Lean as a perfectable language

On the programming-languages front, there’s an essay making the case that Lean stands out because it’s “perfectable”: you can write a program, state a property about it, and prove that property—inside the same environment, with machine checking. That matters less as a party trick and more as a vision for how software changes safely. If you can prove two pieces of code are equivalent, refactoring becomes less of a leap of faith, and optimization can be more aggressive without turning into a bug farm. The essay also highlights Lean’s metaprogramming and syntax extension as unusually practical, pointing toward a future where proving and programming blur together—especially as more developers look for stronger guarantees than tests alone can provide.

Why web UI feels inconsistent

There’s also a thoughtful critique of modern web UI: the argument is that we’ve lost the “idiomatic” consistency people took for granted in desktop software—predictable controls, standard menus, reliable shortcuts, and interfaces that don’t reinvent basic interactions. On the web, you see a different date picker, form pattern, and keyboard model everywhere, which forces constant relearning and breaks flow. The author pins the drift on mixed touch-and-desktop priorities, heavy component reuse that can spread bad patterns, and framework-driven front ends that bypass browser conventions. The practical message is refreshing: lean on standard HTML elements, keep labels clear, respect expected browser behavior, and build trust through predictability—because novelty in UI is often just friction with better marketing.

Hacker News builders: agents and privacy

From the community corner, Hacker News’ April 2026 “What Are You Working On?” thread is a snapshot of what builders are actually doing when no one’s writing a press release. Two themes stood out: AI-assisted development, especially agent workflows with guardrails like sandboxing and verification, and a strong tilt toward privacy and local-first tools—offline translation, on-device transcription, self-hosting, and systems that avoid constant cloud dependence. You also see a practical security streak: people exploring new ways to do remote access and networking under restrictive corporate environments. The broader signal is that AI is pushing productivity up, but it’s also raising the premium on reliability, safety, and keeping humans in control of their data and tools.
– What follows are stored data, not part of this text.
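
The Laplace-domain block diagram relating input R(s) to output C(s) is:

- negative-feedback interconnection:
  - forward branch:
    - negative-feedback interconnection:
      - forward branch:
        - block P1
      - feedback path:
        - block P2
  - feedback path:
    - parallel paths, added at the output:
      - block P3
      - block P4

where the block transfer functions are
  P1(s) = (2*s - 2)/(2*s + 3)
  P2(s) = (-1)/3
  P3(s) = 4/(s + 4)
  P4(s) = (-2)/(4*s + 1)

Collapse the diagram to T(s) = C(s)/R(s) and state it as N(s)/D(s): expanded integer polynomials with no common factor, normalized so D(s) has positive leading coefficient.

Reducing step by step:

Step 1: reduce the feedback loop with forward P1 and return P2 = (6*s - 6)/(4*s + 11)
Step 2: add P3, P4 (parallel) = (14*s - 4)/(4*s^2 + 17*s + 4)
Step 3: apply the feedback formula to [P1/(1+P1*P2)], (P3+P4): this yields T(s), and no further normalization is needed

Answer: (24*s^3 + 78*s^2 - 78*s - 24)/(16*s^3 + 196*s^2 + 95*s + 68)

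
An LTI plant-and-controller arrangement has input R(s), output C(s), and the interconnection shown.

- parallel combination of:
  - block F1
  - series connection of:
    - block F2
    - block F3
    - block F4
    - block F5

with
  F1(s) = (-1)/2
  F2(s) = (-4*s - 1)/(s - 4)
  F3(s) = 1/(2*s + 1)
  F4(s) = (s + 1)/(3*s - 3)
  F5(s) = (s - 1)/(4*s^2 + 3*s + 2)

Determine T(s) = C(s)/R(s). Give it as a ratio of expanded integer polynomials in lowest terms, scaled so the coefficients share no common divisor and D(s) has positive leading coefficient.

Reducing step by step:

Step 1. reduce the series chain F2, F3, F4, F5, giving (-4*s^2 - 5*s - 1)/(24*s^4 - 66*s^3 - 99*s^2 - 78*s - 24)
Step 2. combine F1, (F2*F3*F4*F5) in parallel: this yields T(s), and no further normalization is needed

Answer: (-24*s^4 + 66*s^3 + 91*s^2 + 68*s + 22)/(48*s^4 - 132*s^3 - 198*s^2 - 156*s - 48)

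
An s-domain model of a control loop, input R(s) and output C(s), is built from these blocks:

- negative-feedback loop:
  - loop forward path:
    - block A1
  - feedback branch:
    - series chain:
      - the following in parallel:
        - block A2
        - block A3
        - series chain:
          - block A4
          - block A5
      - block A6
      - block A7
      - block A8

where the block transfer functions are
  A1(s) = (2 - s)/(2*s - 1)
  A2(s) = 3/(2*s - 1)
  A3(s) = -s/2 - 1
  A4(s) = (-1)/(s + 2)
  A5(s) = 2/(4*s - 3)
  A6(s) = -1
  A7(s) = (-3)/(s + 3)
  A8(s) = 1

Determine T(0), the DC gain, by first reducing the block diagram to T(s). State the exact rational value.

Answer: -6/25

Working:
[1] reduce the series chain A4, A5 = (-2)/(4*s^2 + 5*s - 6)
[2] reduce the parallel group A2, A3, (A4*A5) = (-8*s^4 - 22*s^3 + 29*s^2 + 50*s - 44)/(16*s^3 + 12*s^2 - 34*s + 12)
[3] cascade (A2+A3+(A4*A5)), A6, A7, A8 = (-24*s^4 - 66*s^3 + 87*s^2 + 150*s - 132)/(16*s^4 + 60*s^3 + 2*s^2 - 90*s + 36)
[4] reduce the feedback loop with forward A1 and return ((A2+A3+(A4*A5))*A6*A7*A8) = (-16*s^5 - 28*s^4 + 118*s^3 + 94*s^2 - 216*s + 72)/(56*s^5 + 122*s^4 - 275*s^3 - 158*s^2 + 594*s - 300)
DC gain: substitute s = 0 into T(s) from step 4: T(0) = 72/(-300) = -6/25.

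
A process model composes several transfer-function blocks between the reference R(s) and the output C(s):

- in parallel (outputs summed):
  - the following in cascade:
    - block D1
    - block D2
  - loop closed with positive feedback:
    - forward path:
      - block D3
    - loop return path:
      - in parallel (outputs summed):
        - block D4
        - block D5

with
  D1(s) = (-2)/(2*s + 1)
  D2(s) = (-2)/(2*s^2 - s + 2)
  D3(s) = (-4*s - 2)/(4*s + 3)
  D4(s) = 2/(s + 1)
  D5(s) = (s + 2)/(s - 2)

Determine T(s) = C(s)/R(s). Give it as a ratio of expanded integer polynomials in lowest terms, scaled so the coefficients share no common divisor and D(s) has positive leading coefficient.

Reducing step by step:

Step 1. combine D1, D2 in series gives 4/(4*s^3 + 3*s + 2)
Step 2. add D4, D5 (parallel) gives (s^2 + 5*s - 2)/(s^2 - s - 2)
Step 3. reduce the feedback loop with forward D3 and return (D4+D5) gives (-4*s^3 + 2*s^2 + 10*s + 4)/(8*s^3 + 21*s^2 - 9*s - 10)
Step 4. sum the parallel branches (D1*D2), [D3/(1-D3*(D4+D5))], giving the overall T(s)

Answer: (-16*s^6 + 8*s^5 + 28*s^4 + 46*s^3 + 118*s^2 - 4*s - 32)/(32*s^6 + 84*s^5 - 12*s^4 + 39*s^3 + 15*s^2 - 48*s - 20)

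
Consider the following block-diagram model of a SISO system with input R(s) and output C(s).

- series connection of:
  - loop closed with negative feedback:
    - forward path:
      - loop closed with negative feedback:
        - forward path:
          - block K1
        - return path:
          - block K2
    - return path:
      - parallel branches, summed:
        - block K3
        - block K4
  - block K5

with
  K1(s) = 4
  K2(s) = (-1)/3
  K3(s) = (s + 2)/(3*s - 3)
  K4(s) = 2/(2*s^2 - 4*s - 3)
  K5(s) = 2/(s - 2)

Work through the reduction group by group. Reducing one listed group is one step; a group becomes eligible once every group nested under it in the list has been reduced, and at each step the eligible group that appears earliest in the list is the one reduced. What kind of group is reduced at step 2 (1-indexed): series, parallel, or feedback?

1. collapse the loop (K1 forward, K2 return)
2. add K3, K4 (parallel)
3. apply the feedback formula to [K1/(1+K1*K2)], (K3+K4)
4. multiply [[K1/(1+K1*K2)]/(1+[K1/(1+K1*K2)]*(K3+K4))], K5 (series)
At step 2 the group reduced is parallel.

Answer: parallel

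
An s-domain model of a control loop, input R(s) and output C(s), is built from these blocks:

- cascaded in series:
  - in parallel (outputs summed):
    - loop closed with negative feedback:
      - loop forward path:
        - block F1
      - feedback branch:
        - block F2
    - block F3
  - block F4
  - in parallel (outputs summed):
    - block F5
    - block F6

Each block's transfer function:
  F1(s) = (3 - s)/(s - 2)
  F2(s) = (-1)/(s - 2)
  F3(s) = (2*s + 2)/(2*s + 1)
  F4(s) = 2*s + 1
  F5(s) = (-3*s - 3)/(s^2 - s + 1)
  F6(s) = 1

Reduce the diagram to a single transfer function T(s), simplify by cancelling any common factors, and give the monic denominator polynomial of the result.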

Open-source homemade soft drinks

Finally, a fun bit of open experimentation: a multi-year blog project documenting homemade soft drinks, including a sugar-free, caffeine-free cola, with iterative tweaks and recipes tracked in a public GitHub repo. It’s essentially “reverse engineering,” but in food chemistry—balancing flavor oils, keeping them mixed, dialing acidity, and comparing against commercial benchmarks. Why it fits in this feed is the ethos: reproducibility, versioning, and community improvement, applied outside software. It’s also a reminder that a lot of what we call engineering—measurement, iteration, and careful documentation—transfers cleanly to the physical world.

That’s the rundown for April 13th, 2026. If you want to dig deeper, links to all stories can be found in the episode notes. Thanks for listening to The Automated Daily — Hacker News edition.